CRTC omits CHRC references
OTTAWA – The Canadian Radio-television and Telecommunications Commission (CRTC) dropped references to the Canadian Human Rights Commission that originally appeared in its June 4 “Review of Broadcasting in New Media, Broadcasting Regulatory Policy” report. On July 17, blogger Stephen Taylor discovered that the report on the CRTC’s website omitted references to the commission’s battles with Ezra Levant and Mark Steyn and that “regulatory commissions of another type and armed with a different mission have challenged the right to say controversial things.” The CRTC originally warned that, “Wherever there is official orthodoxy, disagreement is heresy; where there is heresy, there is usually an inquisition to root it out.” As Taylor asked, “Why did the CRTC feel that it was necessary to omit” these references?
Judge refuses standing to religious, socon groups
TORONTO – Ontario Superior Court Justice Ted Matlow has denied the Christian Legal Fellowship, the Catholic Civil Rights League and REAL Women standing in a case to be heard this fall, which challenges laws against prostitution. Matlow said he did not want the case to “provide a political platform where interested persons are permitted to speak in order to advance their personal views, beliefs, policies and interests at large.” He claimed it would be a mistake to let the groups make presentations on moral issues, because they “reflect the views of only small segments of Canadian society.” The CLF, CCRL and REAL Women contend that a range of voices should be heard in cases with large moral implications. REAL Women said on its website: “This legal challenge to strike down the prostitution law, if successful, will result in very detrimental effects – practical, social, legal and health, that will undermine the social fabric in Canada.”
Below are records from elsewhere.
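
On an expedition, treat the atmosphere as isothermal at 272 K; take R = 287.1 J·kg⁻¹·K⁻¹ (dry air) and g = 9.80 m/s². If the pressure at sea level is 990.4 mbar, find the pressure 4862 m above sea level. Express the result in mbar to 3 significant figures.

Scale height: H = RT/g = 287.1 × 272 / 9.80 = 7968.5 m.
Barometric formula: P = P₀ exp(−z/H).
z/H = 4862.0/7968.5 = 0.61015; exp(−0.61015) = 0.54327.
P = 990.4 × 0.54327 = 538.05 mbar.

P ≈ 538 mbar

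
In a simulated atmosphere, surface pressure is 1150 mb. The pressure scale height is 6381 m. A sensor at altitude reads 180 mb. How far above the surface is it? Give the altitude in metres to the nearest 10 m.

z ≈ 11830 m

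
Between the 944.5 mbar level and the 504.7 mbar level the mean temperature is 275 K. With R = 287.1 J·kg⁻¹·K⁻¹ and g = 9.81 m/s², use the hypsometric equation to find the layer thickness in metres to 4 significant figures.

Hypsometric equation: Δz = (R T̄/g) ln(P₁/P₂).
R T̄/g = 287.1 × 275 / 9.81 = 8048.2 m.
ln(944.5/504.7) = ln(1.8714) = 0.62669.
Δz = 8048.2 × 0.62669 = 5043.7 m.

Δz ≈ 5044 m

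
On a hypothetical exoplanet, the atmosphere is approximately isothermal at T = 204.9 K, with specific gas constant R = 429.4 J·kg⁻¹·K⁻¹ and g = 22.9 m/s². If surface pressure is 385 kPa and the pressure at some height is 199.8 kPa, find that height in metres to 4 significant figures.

Scale height: H = RT/g = 429.4 × 204.9 / 22.9 = 3842.1 m.
Invert the barometric formula: z = H ln(P₀/P).
P₀/P = 385/199.8 = 1.9269; ln(1.9269) = 0.65591.
z = 3842.1 × 0.65591 = 2520.1 m.

z ≈ 2520 m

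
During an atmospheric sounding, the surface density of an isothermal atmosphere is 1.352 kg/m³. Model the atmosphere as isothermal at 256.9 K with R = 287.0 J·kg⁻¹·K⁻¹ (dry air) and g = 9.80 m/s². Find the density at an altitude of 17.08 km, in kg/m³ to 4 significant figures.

ρ ≈ 0.1396 kg/m³

Scale height: H = RT/g = 287.0 × 256.9 / 9.80 = 7523.5 m.
In an isothermal atmosphere, density decays like pressure: ρ = ρ₀ exp(−z/H).
z/H = 17080/7523.5 = 2.2702; exp(−2.2702) = 0.10329.
ρ = 1.352 × 0.10329 = 0.13965 kg/m³.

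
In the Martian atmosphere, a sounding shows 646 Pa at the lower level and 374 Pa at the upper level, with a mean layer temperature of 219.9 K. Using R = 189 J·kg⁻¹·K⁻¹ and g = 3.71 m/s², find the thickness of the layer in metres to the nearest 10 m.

Δz ≈ 6120 m

Hypsometric equation: Δz = (R T̄/g) ln(P₁/P₂).
R T̄/g = 189 × 219.9 / 3.71 = 11202 m.
ln(646/374) = ln(1.7273) = 0.54656.
Δz = 11202 × 0.54656 = 6122.6 m.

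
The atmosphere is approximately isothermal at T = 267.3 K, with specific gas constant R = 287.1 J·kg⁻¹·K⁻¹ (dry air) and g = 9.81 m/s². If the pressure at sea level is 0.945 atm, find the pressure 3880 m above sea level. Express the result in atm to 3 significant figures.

P ≈ 0.575 atm

Scale height: H = RT/g = 287.1 × 267.3 / 9.81 = 7822.8 m.
Barometric formula: P = P₀ exp(−z/H).
z/H = 3880.0/7822.8 = 0.49599; exp(−0.49599) = 0.60897.
P = 0.945 × 0.60897 = 0.57548 atm.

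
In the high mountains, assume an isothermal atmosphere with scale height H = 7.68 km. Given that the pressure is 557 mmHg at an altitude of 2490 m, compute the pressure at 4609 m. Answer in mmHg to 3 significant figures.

P ≈ 423 mmHg

Between two levels, P₂ = P₁ exp(−Δz/H) with Δz = z₂ − z₁.
Δz = 4609.0 − 2490.0 = 2119.0 m; Δz/H = 2119.0/7680.0 = 0.27591.
P₂ = 557 × exp(−0.27591) = 557 × 0.75888 = 422.70 mmHg.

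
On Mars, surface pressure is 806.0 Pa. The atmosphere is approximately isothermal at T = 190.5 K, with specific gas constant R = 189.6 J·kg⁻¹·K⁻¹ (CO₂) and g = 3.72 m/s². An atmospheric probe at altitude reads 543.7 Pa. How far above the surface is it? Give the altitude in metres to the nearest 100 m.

z ≈ 3800 m

Scale height: H = RT/g = 189.6 × 190.5 / 3.72 = 9709.4 m.
Invert the barometric formula: z = H ln(P₀/P).
P₀/P = 806.0/543.7 = 1.4824; ln(1.4824) = 0.39366.
z = 9709.4 × 0.39366 = 3822.2 m.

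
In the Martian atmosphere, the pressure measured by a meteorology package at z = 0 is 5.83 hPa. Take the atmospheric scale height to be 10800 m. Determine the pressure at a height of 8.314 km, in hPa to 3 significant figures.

Barometric formula: P = P₀ exp(−z/H).
z/H = 8314.0/10800 = 0.76981; exp(−0.76981) = 0.46310.
P = 5.83 × 0.46310 = 2.6999 hPa.

P ≈ 2.70 hPa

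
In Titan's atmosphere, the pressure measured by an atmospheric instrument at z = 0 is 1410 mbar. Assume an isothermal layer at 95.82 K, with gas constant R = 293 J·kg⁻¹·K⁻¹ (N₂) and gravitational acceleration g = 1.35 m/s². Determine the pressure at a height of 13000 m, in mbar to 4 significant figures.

Scale height: H = RT/g = 293 × 95.82 / 1.35 = 20796 m.
Barometric formula: P = P₀ exp(−z/H).
z/H = 13000/20796 = 0.62512; exp(−0.62512) = 0.53520.
P = 1410 × 0.53520 = 754.63 mbar.

P ≈ 754.6 mbar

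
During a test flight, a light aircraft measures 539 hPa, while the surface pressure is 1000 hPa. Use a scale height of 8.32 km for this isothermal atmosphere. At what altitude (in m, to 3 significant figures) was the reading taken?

z ≈ 5140 m

Invert the barometric formula: z = H ln(P₀/P).
P₀/P = 1000/539 = 1.8553; ln(1.8553) = 0.61805.
z = 8320.0 × 0.61805 = 5142.2 m.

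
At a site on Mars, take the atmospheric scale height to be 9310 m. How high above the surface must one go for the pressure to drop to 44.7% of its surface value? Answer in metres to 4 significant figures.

Set P/P₀ = exp(−z/H) = 0.447, so z = −H ln(0.447).
−ln(0.447) = 0.80520; z = 9310.0 × 0.80520 = 7496.4 m.

z ≈ 7496 m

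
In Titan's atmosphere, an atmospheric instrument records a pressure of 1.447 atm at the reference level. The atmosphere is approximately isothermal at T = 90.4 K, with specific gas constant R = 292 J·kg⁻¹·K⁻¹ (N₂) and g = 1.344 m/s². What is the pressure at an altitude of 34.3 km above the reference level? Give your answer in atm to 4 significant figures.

P ≈ 0.2524 atm

Scale height: H = RT/g = 292 × 90.4 / 1.344 = 19640 m.
Barometric formula: P = P₀ exp(−z/H).
z/H = 34300/19640 = 1.7464; exp(−1.7464) = 0.17440.
P = 1.447 × 0.17440 = 0.25236 atm.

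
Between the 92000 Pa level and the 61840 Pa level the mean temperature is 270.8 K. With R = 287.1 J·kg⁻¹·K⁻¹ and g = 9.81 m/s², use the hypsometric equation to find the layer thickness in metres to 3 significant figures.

Hypsometric equation: Δz = (R T̄/g) ln(P₁/P₂).
R T̄/g = 287.1 × 270.8 / 9.81 = 7925.2 m.
ln(92000/61840) = ln(1.4877) = 0.39723.
Δz = 7925.2 × 0.39723 = 3148.1 m.

Δz ≈ 3150 m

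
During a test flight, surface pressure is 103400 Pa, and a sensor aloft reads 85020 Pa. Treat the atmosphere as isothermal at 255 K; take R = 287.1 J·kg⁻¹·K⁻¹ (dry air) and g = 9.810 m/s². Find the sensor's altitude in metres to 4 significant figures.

Scale height: H = RT/g = 287.1 × 255 / 9.810 = 7462.8 m.
Invert the barometric formula: z = H ln(P₀/P).
P₀/P = 103400/85020 = 1.2162; ln(1.2162) = 0.19573.
z = 7462.8 × 0.19573 = 1460.7 m.

z ≈ 1461 m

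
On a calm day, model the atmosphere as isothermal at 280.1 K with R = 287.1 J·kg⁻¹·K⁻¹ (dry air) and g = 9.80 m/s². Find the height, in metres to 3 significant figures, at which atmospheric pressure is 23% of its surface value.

Scale height: H = RT/g = 287.1 × 280.1 / 9.80 = 8205.8 m.
Set P/P₀ = exp(−z/H) = 0.23, so z = −H ln(0.23).
−ln(0.23) = 1.4697; z = 8205.8 × 1.4697 = 12060 m.

z ≈ 12100 m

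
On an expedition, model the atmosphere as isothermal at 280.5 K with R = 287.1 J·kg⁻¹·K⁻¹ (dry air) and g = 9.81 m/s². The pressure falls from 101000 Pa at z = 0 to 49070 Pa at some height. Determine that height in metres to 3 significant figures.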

Hamilton Right to Life ad victory
HAMILTON – The city of Hamilton has revised its rules so that pro-life ads put out by Hamilton Right to Life are allowed to be displayed on city buses and shelters, after initially being banned last year. Hamilton Right to Life is intending to drop its human rights complaint against the city’s transit system and its LifeCanada advertisement “Abortion, Have We Gone Too Far?” is now being displayed on city buses. In a related story, the Supreme Court of Canada ruled in favour of the B.C. Teacher’s Federation in its assertion that the Greater Vancouver Transportation Authority and the British Columbia Transit violated its right to free speech when the two organizations banned political ads on their bus fleets in 2005.